Date of Conferral

2015

Degree

Ph.D.

School

Psychology

Advisor

Maxwell Rainforth

Abstract

Violent behaviors among adolescents serve as a disruption to many aspects of society. If these behaviors remain uncorrected, there is increased potential for serious self-harm, harm to others, incarceration, and escalation of violence into homicide or suicide. The purpose of this study was to examine the relationship between youth exposure to community violence and adolescents' social information processing underlying aggressive responses, as well as the potential role of gender in moderating this relationship.
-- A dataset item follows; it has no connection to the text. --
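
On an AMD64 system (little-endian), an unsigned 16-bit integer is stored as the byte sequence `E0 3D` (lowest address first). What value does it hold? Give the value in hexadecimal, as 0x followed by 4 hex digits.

Little-endian: lowest address holds the least-significant byte.
Reassemble most-significant byte first: 3D E0 → 0x3DE0.

0x3DE0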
A sample of 160 male and female 18-year-olds from the Midwestern United States completed an online survey, which included the Things I Have Seen and Heard (TISH) Scale to assess exposure to community violence and a measure of aggressive responding to ambiguous social situations, based on 4 vignettes devised by Crick and Dodge. The data were analyzed using moderated multiple regression analysis and correlational analysis. Results indicated that a relationship between community violence exposure and adolescents' social information processing of aggressive responses is moderated by gender; there was a significant correlation between TISH scores and the total score from the vignettes among females but not among males. The study results suggest that school-based interventions and violence prevention programs should target the ways in which adolescent girls and young women make decisions when placed in ambiguous or potentially threatening situations, with reference to the level of community violence to which they have been exposed. Hence, this study has implications for positive social change to break the cycle of community violence, based upon enhancing the understanding of mechanisms that relate previous exposure to violence and aggressive responding among youth.